Arnold Kriegstein, John Bowes Distinguished Professor in stem cell and tissue biology at the University of California, San Francisco
Thus, the challenge is that cell identity and maturation are absolutely needed in the organoid if scientists are going to effectively use organoids to study neurological diseases, which are usually cell-type specific. “Parkinson’s disease, Alzheimer’s disease affect specific cell types, and the same is true in developing diseases like autism, for example. Not all neurons are affected, but there are certain ones that are highly vulnerable,” said presenter Arnold Kriegstein, John Bowes Distinguished Professor in stem cell and tissue biology. Future research will explore reducing the stress that manifests in the organoid environment, thus improving the techniques and methods to develop them.
How “Autism in a Dish” Can Effectively Study the Disorder
One major hypothesis about the underlying cause of autism is that there is a change in neuronal network activity. In patients with the disorder, it is theorized, neuronal excitation and inhibition are imbalanced, which can lead to differences in processing sensory information. Researchers at the Hussman Institute for Autism studied whether stem cells had the potential to better capture the genetic diversity needed to study autism, thus providing new research opportunities not available with current animal models.
Michael Nestor, director of neural stem cell research at Hussman Institute for Autism
Working with samples from six autistic patients and four control patients, the researchers created simplistic organoids. When tested for inhibitory neurons and neuronal firing, the organoids’ behavior supported the theory of neuronal imbalance in the autistic patients. Scientists were also able to use the samples to grow brain organoid structures to reflect early cortical development in the human brain. The resulting structures were deemed a model of “autism in a dish.”

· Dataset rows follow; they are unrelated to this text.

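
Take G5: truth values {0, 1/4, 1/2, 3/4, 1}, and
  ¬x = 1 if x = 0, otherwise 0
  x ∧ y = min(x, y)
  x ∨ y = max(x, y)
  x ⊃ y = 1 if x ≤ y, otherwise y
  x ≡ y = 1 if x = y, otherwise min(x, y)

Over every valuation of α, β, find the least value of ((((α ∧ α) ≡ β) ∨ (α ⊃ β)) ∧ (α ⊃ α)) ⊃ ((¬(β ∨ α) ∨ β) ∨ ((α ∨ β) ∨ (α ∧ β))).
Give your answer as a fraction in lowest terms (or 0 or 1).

Take α = 0, β = 1/4:
α ∧ α = 0 ∧ 0 = 0
(α ∧ α) ≡ β = 0 ≡ 1/4 = 0
α ⊃ β = 0 ⊃ 1/4 = 1
((α ∧ α) ≡ β) ∨ (α ⊃ β) = 0 ∨ 1 = 1
α ⊃ α = 0 ⊃ 0 = 1
(((α ∧ α) ≡ β) ∨ (α ⊃ β)) ∧ (α ⊃ α) = 1 ∧ 1 = 1
β ∨ α = 1/4 ∨ 0 = 1/4
¬(β ∨ α) = ¬1/4 = 0
¬(β ∨ α) ∨ β = 0 ∨ 1/4 = 1/4
α ∨ β = 0 ∨ 1/4 = 1/4
α ∧ β = 0 ∧ 1/4 = 0
(α ∨ β) ∨ (α ∧ β) = 1/4 ∨ 0 = 1/4
(¬(β ∨ α) ∨ β) ∨ ((α ∨ β) ∨ (α ∧ β)) = 1/4 ∨ 1/4 = 1/4
((((α ∧ α) ≡ β) ∨ (α ⊃ β)) ∧ (α ⊃ α)) ⊃ ((¬(β ∨ α) ∨ β) ∨ ((α ∨ β) ∨ (α ∧ β))) = 1 ⊃ 1/4 = 1/4
No assignment yields a value below 1/4, so this is the minimum.

1/4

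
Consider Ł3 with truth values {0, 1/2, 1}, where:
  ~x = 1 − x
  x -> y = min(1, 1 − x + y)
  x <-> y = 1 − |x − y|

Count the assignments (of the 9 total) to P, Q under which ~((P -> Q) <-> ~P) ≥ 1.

1

P = 0, Q = 0 ↦ 0  <
P = 0, Q = 1/2 ↦ 0  <
P = 0, Q = 1 ↦ 0  <
P = 1/2, Q = 0 ↦ 0  <
P = 1/2, Q = 1/2 ↦ 1/2  <
P = 1/2, Q = 1 ↦ 1/2  <
P = 1, Q = 0 ↦ 0  <
P = 1, Q = 1/2 ↦ 1/2  <
P = 1, Q = 1 ↦ 1  ≥
So 1 of the 9 assignments meets the threshold.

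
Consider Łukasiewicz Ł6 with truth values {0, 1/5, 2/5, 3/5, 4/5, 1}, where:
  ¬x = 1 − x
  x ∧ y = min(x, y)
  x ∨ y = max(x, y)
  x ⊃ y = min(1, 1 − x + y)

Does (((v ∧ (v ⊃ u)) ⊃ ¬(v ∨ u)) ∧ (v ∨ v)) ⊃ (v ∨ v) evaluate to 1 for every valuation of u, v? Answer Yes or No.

Yes

At u = 0, v = 4/5, for instance:
v ⊃ u = 4/5 ⊃ 0 = 1/5
v ∧ (v ⊃ u) = 4/5 ∧ 1/5 = 1/5
v ∨ u = 4/5 ∨ 0 = 4/5
¬(v ∨ u) = ¬4/5 = 1/5
(v ∧ (v ⊃ u)) ⊃ ¬(v ∨ u) = 1/5 ⊃ 1/5 = 1
v ∨ v = 4/5 ∨ 4/5 = 4/5
((v ∧ (v ⊃ u)) ⊃ ¬(v ∨ u)) ∧ (v ∨ v) = 1 ∧ 4/5 = 4/5
(((v ∧ (v ⊃ u)) ⊃ ¬(v ∨ u)) ∧ (v ∨ v)) ⊃ (v ∨ v) = 4/5 ⊃ 4/5 = 1
and checking the remaining 35 assignments likewise gives ≥ 1 in every case.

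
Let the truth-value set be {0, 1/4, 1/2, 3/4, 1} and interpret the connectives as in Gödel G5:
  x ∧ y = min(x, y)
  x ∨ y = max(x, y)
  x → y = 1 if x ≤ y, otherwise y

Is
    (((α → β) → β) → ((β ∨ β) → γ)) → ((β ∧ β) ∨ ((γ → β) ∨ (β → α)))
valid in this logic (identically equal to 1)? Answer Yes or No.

No

Counterexample: take α = 0, β = 1/4, γ = 1/2.
α → β = 0 → 1/4 = 1
(α → β) → β = 1 → 1/4 = 1/4
β ∨ β = 1/4 ∨ 1/4 = 1/4
(β ∨ β) → γ = 1/4 → 1/2 = 1
((α → β) → β) → ((β ∨ β) → γ) = 1/4 → 1 = 1
β ∧ β = 1/4 ∧ 1/4 = 1/4
γ → β = 1/2 → 1/4 = 1/4
β → α = 1/4 → 0 = 0
(γ → β) ∨ (β → α) = 1/4 ∨ 0 = 1/4
(β ∧ β) ∨ ((γ → β) ∨ (β → α)) = 1/4 ∨ 1/4 = 1/4
(((α → β) → β) → ((β ∨ β) → γ)) → ((β ∧ β) ∨ ((γ → β) ∨ (β → α))) = 1 → 1/4 = 1/4
This gives 1/4 ≠ 1.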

Presenter Michael Nestor, director of neural stem cell research, addressed the variability of organoid behavior as a limitation. “As we increase the individuals in both the control and the autism cohorts, we expect to see more and more variability,” he explained, “but the hope is that we can group these individuals together, both on their physiological readouts and their genetic backgrounds to begin to group and stratify our clinical patients.”
There is immense potential for organoids to aid in the study of human brain development and disease. But such potential is tempered by the need to develop the technology further and address the challenges of constructing such complex organoids. In the meantime, non-human models will remain essential for some research, as they have proven in previous studies.
“The animal model is still critical at this stage — for example, the limitations we have so far with brain organoids, we don’t really have a complete brain circuitry yet. So clearly these are complementary models. We’re going to work on both models for a long, long period of time,” explained Song.
Thus, a true “brain in a dish” does not yet exist, and time and further research is essential. But the impacts of organoids on research are already notable and will only increase as the science improves.